Stockton questioned, with the high number of cases, how long could schools stay open.
Dr. Parson said between 85 and 90 percent of those students who were tested following possible exposure to someone who had the virus tested negative.
The superintendent added that “I don’t know how much longer we can do it,” also saying the staff’s (safety) comes right behind our kids.
Stone said a suggestion had been made that the district look at working virtually for a month and then revisit the issue. However, Parson countered that if kids are kept at home, they would still be out and exposed, and it would defeat the purpose.
One person said, “It does not work if everyone does not do their part. We need to focus on working together.”
Stockton also said she felt adding virtual learning onto a teacher’s workload “is too much.”
Early Childhood Center Principal Sheldon Harlan, in discussing virtual learning as an option, noted there were kids as young as three years old at the ECC and “not many will take it…most parents want their kids in school,” he said.
Board member Kevin Marcum asked if teachers couldn’t do both virtual and in-person teaching in “real time” by teaching kids at home while also those in the classroom.
Albany Elementary Principal Sabra Albertson also said it was not a good option for elementary school age children. Dr. Parson then added to her statement that he could see a problem with cameras (which would be required for virtual teachers if in real time) in the classroom.
Principal Sloan also concurred with Harlan and Albertson about CCMS, saying, “my teachers can’t do both.” She noted students had questions for teachers at all hours, day and night. When trying to give the best education, standing in front of a camera is not the same.
Sloan also said it was a struggle to even start the school year with enough teachers to begin with.
CCHS Principal Ken Dearborn said that virtual learning would have to be structured and would depend on the criteria and numbers of students that would be virtual. He added getting kids to log on during school hours is tough.
Stockton asked how many students a teacher could handle by virtual teaching at one time, with the answer being between 30 and 40. There are also instructional videos for virtual learning online that meet required standards.
It was noted that the instructional programs for online virtual learning “is not easy” and “if a student does not have the drive, they cannot make it.”
One teacher at CCHS, James Guffey, noted he was practically already doing virtual with about 30 students.
The superintendent also added that what is complicating the situation is that the KDE did not grant any waivers to extend the number of NTI (Non-Traditional Instruction) days past the basic 10 allotted.
A question was asked, if virtual learning was offered, who would set the criteria, with Parson said probably the Instructional Supervision and a committee made up of administrators and staff.

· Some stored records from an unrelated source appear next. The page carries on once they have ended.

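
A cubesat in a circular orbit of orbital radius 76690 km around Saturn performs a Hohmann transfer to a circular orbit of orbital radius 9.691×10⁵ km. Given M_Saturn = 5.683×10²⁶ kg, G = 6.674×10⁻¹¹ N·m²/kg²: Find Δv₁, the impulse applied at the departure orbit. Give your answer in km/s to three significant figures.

μ = GM = 6.674×10⁻¹¹ × 5.683×10²⁶ = 3.793×10¹⁶ m³/s².
r₁ = 76690 km = 7.669×10⁷ m.
r₂ = 9.691×10⁵ km = 9.691×10⁸ m.
Transfer ellipse a_t = (r₁ + r₂)/2 = 5.229×10⁸ m.
At r₁: circular v_c1 = √(μ/r₁) = 22240 m/s; transfer-perikrone v_p = √[μ(2/r₁ − 1/a_t)] = 30280 m/s.
Δv₁ = v_p − v_c1 = 8037 m/s.
= 8.037 km/s.

Δv ≈ 8.04 km/s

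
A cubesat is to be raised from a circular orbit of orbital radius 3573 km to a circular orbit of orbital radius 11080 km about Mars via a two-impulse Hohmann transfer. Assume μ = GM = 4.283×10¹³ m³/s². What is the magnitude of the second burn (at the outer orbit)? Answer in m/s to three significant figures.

Δv ≈ 593 m/s

r₁ = 3573 km = 3.573×10⁶ m.
r₂ = 11080 km = 1.108×10⁷ m.
Transfer ellipse a_t = (r₁ + r₂)/2 = 7.326×10⁶ m.
At r₁: circular v_c1 = √(μ/r₁) = 3462 m/s; transfer-periapsis v_p = √[μ(2/r₁ − 1/a_t)] = 4258 m/s.
At r₂: circular v_c2 = √(μ/r₂) = 1966 m/s; transfer-apoapsis v_a = √[μ(2/r₂ − 1/a_t)] = 1373 m/s.
Δv₂ = v_c2 − v_a = 593.1 m/s.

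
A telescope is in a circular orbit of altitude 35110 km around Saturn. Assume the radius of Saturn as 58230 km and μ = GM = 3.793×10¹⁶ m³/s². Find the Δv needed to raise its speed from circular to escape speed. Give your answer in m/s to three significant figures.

Δv ≈ 8350 m/s

r = 58230 + 35110 = 93340 km = 9.3340×10⁷ m.
Circular speed v_c = √(μ/r) = 20160 m/s.
Escape speed v_esc = √(2μ/r) = √2 × v_c = 28510 m/s.
Δv = v_esc − v_c = 8350 m/s.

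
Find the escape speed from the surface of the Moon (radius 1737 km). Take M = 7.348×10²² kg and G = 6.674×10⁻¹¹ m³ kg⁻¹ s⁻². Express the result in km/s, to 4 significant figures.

μ = GM = 6.674×10⁻¹¹ × 7.348×10²² = 4.904×10¹² m³/s².
r = R = 1.737×10⁶ m.
Escape speed v_esc = √(2μ/r) = √(2 × 4.904×10¹² / 1.737×10⁶) = √(5.647×10⁶) = 2376 m/s.
= 2.376 km/s.

v_esc ≈ 2.376 km/s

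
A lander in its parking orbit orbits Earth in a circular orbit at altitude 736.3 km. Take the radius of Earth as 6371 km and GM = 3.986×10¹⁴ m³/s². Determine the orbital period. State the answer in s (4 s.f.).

r = 6371 + 736.3 = 7107.3 km = 7.1073×10⁶ m.
Kepler's third law: T = 2π√(r³/μ) = 2π√((7.107×10⁶)³ / 3.986×10¹⁴).
r³/μ = 9.007×10⁵ s², so T = 2π × 9.490×10² = 5.963×10³ s.

T ≈ 5963 s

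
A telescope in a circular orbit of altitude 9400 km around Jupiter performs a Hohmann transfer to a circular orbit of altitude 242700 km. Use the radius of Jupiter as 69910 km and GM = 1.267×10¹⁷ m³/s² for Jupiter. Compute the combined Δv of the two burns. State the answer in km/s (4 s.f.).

r₁ = 69910 + 9400 = 79310 km = 7.9310×10⁷ m.
r₂ = 69910 + 242700 = 312610 km = 3.1261×10⁸ m.
Transfer ellipse a_t = (r₁ + r₂)/2 = 1.960×10⁸ m.
At r₁: circular v_c1 = √(μ/r₁) = 39970 m/s; transfer-perijove v_p = √[μ(2/r₁ − 1/a_t)] = 50480 m/s.
Δv₁ = v_p − v_c1 = 10510 m/s.
At r₂: circular v_c2 = √(μ/r₂) = 20130 m/s; transfer-apojove v_a = √[μ(2/r₂ − 1/a_t)] = 12810 m/s.
Δv₂ = v_c2 − v_a = 7324 m/s.
Total Δv = Δv₁ + Δv₂ = 17840 m/s = 17.84 km/s.

Δv_total ≈ 17.84 km/s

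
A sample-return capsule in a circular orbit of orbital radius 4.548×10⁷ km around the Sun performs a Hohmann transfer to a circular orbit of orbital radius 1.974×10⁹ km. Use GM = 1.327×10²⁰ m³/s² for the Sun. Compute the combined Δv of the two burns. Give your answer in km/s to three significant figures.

Δv_total ≈ 28.0 km/s

r₁ = 4.548×10⁷ km = 4.548×10¹⁰ m.
r₂ = 1.974×10⁹ km = 1.974×10¹² m.
Transfer ellipse a_t = (r₁ + r₂)/2 = 1.010×10¹² m.
At r₁: circular v_c1 = √(μ/r₁) = 54020 m/s; transfer-perihelion v_p = √[μ(2/r₁ − 1/a_t)] = 75530 m/s.
Δv₁ = v_p − v_c1 = 21510 m/s.
At r₂: circular v_c2 = √(μ/r₂) = 8199 m/s; transfer-aphelion v_a = √[μ(2/r₂ − 1/a_t)] = 1740 m/s.
Δv₂ = v_c2 − v_a = 6459 m/s.
Total Δv = Δv₁ + Δv₂ = 27970 m/s = 27.97 km/s.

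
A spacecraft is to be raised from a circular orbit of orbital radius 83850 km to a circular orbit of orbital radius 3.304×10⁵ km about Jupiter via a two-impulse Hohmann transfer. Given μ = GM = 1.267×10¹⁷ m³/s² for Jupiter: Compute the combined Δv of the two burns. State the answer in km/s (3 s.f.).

r₁ = 83850 km = 8.385×10⁷ m.
r₂ = 3.304×10⁵ km = 3.304×10⁸ m.
Transfer ellipse a_t = (r₁ + r₂)/2 = 2.071×10⁸ m.
At r₁: circular v_c1 = √(μ/r₁) = 38870 m/s; transfer-perijove v_p = √[μ(2/r₁ − 1/a_t)] = 49100 m/s.
Δv₁ = v_p − v_c1 = 10220 m/s.
At r₂: circular v_c2 = √(μ/r₂) = 19580 m/s; transfer-apojove v_a = √[μ(2/r₂ − 1/a_t)] = 12460 m/s.
Δv₂ = v_c2 − v_a = 7123 m/s.
Total Δv = Δv₁ + Δv₂ = 17350 m/s = 17.35 km/s.

Δv_total ≈ 17.3 km/s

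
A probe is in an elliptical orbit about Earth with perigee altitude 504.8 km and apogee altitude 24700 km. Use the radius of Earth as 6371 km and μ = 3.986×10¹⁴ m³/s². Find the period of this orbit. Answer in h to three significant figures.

T ≈ 7.22 h

r_p = 6371 + 504.8 = 6875.8 km = 6.8758×10⁶ m.
r_a = 6371 + 24700 = 31071 km = 3.1071×10⁷ m.
Semi-major axis a = (r_p + r_a)/2 = (6875.8 + 31071)/2 = 18973 km = 1.897×10⁷ m.
By Kepler's third law T = 2π√(a³/μ) = 2π × 4.140×10³ = 2.601×10⁴ s.
= 7.225 h.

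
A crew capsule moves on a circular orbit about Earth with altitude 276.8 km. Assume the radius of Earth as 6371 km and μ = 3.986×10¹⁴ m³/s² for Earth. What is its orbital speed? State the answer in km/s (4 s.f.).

v ≈ 7.743 km/s

r = 6371 + 276.8 = 6647.8 km = 6.6478×10⁶ m.
For a circular orbit v = √(μ/r) = √(3.986×10¹⁴ / 6.648×10⁶) = √(5.996×10⁷) = 7743 m/s.
That is 7.743 km/s.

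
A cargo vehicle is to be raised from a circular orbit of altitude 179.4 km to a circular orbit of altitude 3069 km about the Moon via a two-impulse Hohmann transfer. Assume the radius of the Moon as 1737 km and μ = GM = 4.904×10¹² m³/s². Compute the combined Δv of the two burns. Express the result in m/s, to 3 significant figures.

Δv_total ≈ 561 m/s

r₁ = 1737 + 179.4 = 1916.4 km = 1.9164×10⁶ m.
r₂ = 1737 + 3069 = 4806.0 km = 4.8060×10⁶ m.
Transfer ellipse a_t = (r₁ + r₂)/2 = 3.361×10⁶ m.
At r₁: circular v_c1 = √(μ/r₁) = 1600 m/s; transfer-perilune v_p = √[μ(2/r₁ − 1/a_t)] = 1913 m/s.
Δv₁ = v_p − v_c1 = 313.2 m/s.
At r₂: circular v_c2 = √(μ/r₂) = 1010 m/s; transfer-apolune v_a = √[μ(2/r₂ − 1/a_t)] = 762.7 m/s.
Δv₂ = v_c2 − v_a = 247.4 m/s.
Total Δv = Δv₁ + Δv₂ = 560.6 m/s.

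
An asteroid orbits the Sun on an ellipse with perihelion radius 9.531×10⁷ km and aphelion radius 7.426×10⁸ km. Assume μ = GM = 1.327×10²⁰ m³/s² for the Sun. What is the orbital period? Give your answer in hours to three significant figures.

T ≈ 41100 hours

Semi-major axis a = (r_p + r_a)/2 = (9.5310×10⁷ + 7.4260×10⁸)/2 = 4.1896×10⁸ km = 4.190×10¹¹ m.
By Kepler's third law T = 2π√(a³/μ) = 2π × 2.354×10⁷ = 1.479×10⁸ s.
= 41090 hours.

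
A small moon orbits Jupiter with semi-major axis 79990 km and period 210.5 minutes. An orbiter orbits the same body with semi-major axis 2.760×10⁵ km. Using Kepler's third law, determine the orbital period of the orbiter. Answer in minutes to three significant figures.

T₂ ≈ 1350 minutes

Kepler's third law: T² ∝ a³, so T₂ = T₁ (a₂/a₁)^(3/2).
a₂/a₁ = 3.450, (a₂/a₁)^(3/2) = 6.409.
T₂ = 210.5 × 6.409 = 1349 minutes.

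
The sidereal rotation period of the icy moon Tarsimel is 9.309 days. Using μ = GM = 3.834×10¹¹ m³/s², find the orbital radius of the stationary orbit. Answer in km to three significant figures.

r_sync ≈ 18500 km

T = 9.309 days = 8.043×10⁵ s.
A synchronous orbit has period T, so by Kepler's third law a = (μT²/4π²)^(1/3).
μT²/4π² = 3.834×10¹¹ × (8.043×10⁵)² / 39.48 = 6.282×10²¹ m³.
a = 1.845×10⁷ m = 18452 km.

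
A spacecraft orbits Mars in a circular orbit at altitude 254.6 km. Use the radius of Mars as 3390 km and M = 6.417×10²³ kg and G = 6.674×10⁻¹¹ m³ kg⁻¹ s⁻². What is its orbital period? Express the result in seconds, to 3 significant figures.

T ≈ 6680 seconds

μ = GM = 6.674×10⁻¹¹ × 6.417×10²³ = 4.283×10¹³ m³/s².
r = 3390 + 254.6 = 3644.6 km = 3.6446×10⁶ m.
Kepler's third law: T = 2π√(r³/μ) = 2π√((3.645×10⁶)³ / 4.283×10¹³).
r³/μ = 1.130×10⁶ s², so T = 2π × 1.063×10³ = 6.680×10³ s.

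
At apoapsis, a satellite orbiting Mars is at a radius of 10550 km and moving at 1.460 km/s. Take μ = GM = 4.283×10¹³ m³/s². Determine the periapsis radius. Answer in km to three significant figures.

r_a = 1.055×10⁷ m.
Specific energy ε = v²/2 − μ/r = -2.994×10⁶ J/kg, so a = −μ/(2ε) = 7.153×10⁶ m.
The apsides satisfy r_p + r_a = 2a, so the periapsis radius is 2a − r_a = 3.756×10⁶ m = 3755.7 km.

periapsis radius ≈ 3760 km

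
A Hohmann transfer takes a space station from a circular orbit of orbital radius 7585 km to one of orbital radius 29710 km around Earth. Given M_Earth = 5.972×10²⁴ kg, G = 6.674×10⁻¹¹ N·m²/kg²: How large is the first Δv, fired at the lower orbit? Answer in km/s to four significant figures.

Δv ≈ 1.901 km/s

μ = GM = 6.674×10⁻¹¹ × 5.972×10²⁴ = 3.986×10¹⁴ m³/s².
r₁ = 7585 km = 7.585×10⁶ m.
r₂ = 29710 km = 2.971×10⁷ m.
Transfer ellipse a_t = (r₁ + r₂)/2 = 1.865×10⁷ m.
At r₁: circular v_c1 = √(μ/r₁) = 7249 m/s; transfer-perigee v_p = √[μ(2/r₁ − 1/a_t)] = 9150 m/s.
Δv₁ = v_p − v_c1 = 1901 m/s.
= 1.901 km/s.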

Though there seemed to be a general consensus among board members and administrators present that in-person classroom learning was best, and virtual online learning would be a last option, the board did take action to have in place the possibility of virtual learning if necessary.
The only action item by the board was taken at the end of the meeting when board member Gary Norris made a motion to approve an online waiver with the KDE to have in place if virtual school is necessary for students. The motion passed by unanimous vote.
The next board work session is scheduled for September 16 and next business meeting for September 20, both at 5 p.m. at the Clinton Learning and Career Center on Hwy. 90 west and are open to the general public.